What are some of the challenges and advantages of FLASH?
There are many challenges in bringing FLASH radiotherapy into the clinic and perhaps this is one of the reasons why it’s such an exciting opportunity in cancer treatment. The first challenge is the ability to deliver radiation in an ultrafast fashion. Unfortunately, current clinical machines do not operate in the required ultrafast delivery mode, either at all or without significant modifications. Second, we need to make sure that FLASH is delivered safely. For example, if by accident the irradiation was longer than one second in conventional radiotherapy, this would likely result in a negligible increase in the delivered dose to the patient. In FLASH radiotherapy, however, a delay in terminating the beam of only one second could double or even triple the intended delivered radiation dose and potentially harm the patient. Another challenge of FLASH radiotherapy is that we are not certain if all cancer patients would benefit from it.

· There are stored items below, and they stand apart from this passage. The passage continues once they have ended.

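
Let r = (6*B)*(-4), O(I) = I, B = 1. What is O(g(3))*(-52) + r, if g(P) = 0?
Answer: -24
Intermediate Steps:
r = -24 (r = (6*1)*(-4) = 6*(-4) = -24)
O(g(3))*(-52) + r = 0*(-52) - 24 = 0 - 24 = -24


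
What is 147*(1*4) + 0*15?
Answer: 588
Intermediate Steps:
147*(1*4) + 0*15 = 147*4 + 0 = 588 + 0 = 588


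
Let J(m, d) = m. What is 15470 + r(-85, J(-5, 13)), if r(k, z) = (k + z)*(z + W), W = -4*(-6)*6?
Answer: 2960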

The main advantage of FLASH radiotherapy is the decreased normal-tissue toxicity. That could help in two scenarios. For those who are currently receiving curative doses of radiation, the magnitude of side effects could decrease, and patient’s quality of life would increase in return. Alternatively, cancer patients who currently cannot be treated with radiation due to the severe side-effects the treatment would cause, could become candidates for FLASH radiotherapy and their treatment options would improve.
How did you come to work with this project?

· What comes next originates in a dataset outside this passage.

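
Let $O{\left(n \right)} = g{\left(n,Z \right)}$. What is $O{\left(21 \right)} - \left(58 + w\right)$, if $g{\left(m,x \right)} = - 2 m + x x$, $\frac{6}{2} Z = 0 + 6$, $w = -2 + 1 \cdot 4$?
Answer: $-98$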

Somewhat surreptitiously, I would say. When the first FLASH study was published in 2014, I was working with Bill Loo at Stanford on treatment-planning optimization for rapid radiotherapy with very high-energy (VHEE) electron beams (>100 MeV). The goal was not FLASH radiotherapy, but to treat lung cancer patients within a single breath hold to ‘freeze’ respiratory motion. In 2015 I started my faculty position at UVic, and I was thinking about whether we could address the lack of FLASH radiation sources by means of VHEEs.

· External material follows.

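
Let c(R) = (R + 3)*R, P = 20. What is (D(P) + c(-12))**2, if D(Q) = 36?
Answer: 20736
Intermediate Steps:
c(R) = R*(3 + R) (c(R) = (3 + R)*R = R*(3 + R))
(D(P) + c(-12))**2 = (36 - 12*(3 - 12))**2 = (36 - 12*(-9))**2 = (36 + 108)**2 = 144**2 = 20736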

In discussions with researchers who had been developing a high-power 60 MeV electron beamline at TRIUMF, Canada's national particle accelerator center at University of British Columbia, I realized that there might be a potential to utilize their intermediate-energy 10 MeV beamline for FLASH research. Instead of working with low-energy electron beams that do not penetrate deep in tissue and cannot be used for treatments of most cancers, we decided we would try to convert the 10 MeV electron beam into a 10 MV photon beam that does reach deep-seated tumors.
In 2021, we built the first 10 MV photon ultrahigh dose-rate beamline in the world. As a by-product of this project, we also realized that we might be able to use conventional X-ray tubes for the delivery of FLASH radiotherapy with 160 kV X-rays and built a simple prototype system. This idea was implemented by XStrahl, Inc. who built a nice commercial product for preclinical FLASH research featuring two parallel-opposed X-ray tubes.
What do you see as the future for this technique?
We first need to be able to deliver ultrahigh dose-rate radiotherapy, and do so extremely accurately and safely. I am not fully convinced about the clinical importance of the decrease of side effects, however, I believe that ultrafast radiotherapy delivery, as long as it’s safe, will be beneficial to patients.
After proper setup, patients will be able to lay on the treatment table for a shorter time as the beam will be on for less than a second. Then, it’s possible that we will be able to create hypofractionated cancer treatments. This means that we could deliver radiation in a smaller number of sessions (5-10) compared to conventional radiotherapy that is in some cases delivered in up to 30 sessions over six weeks.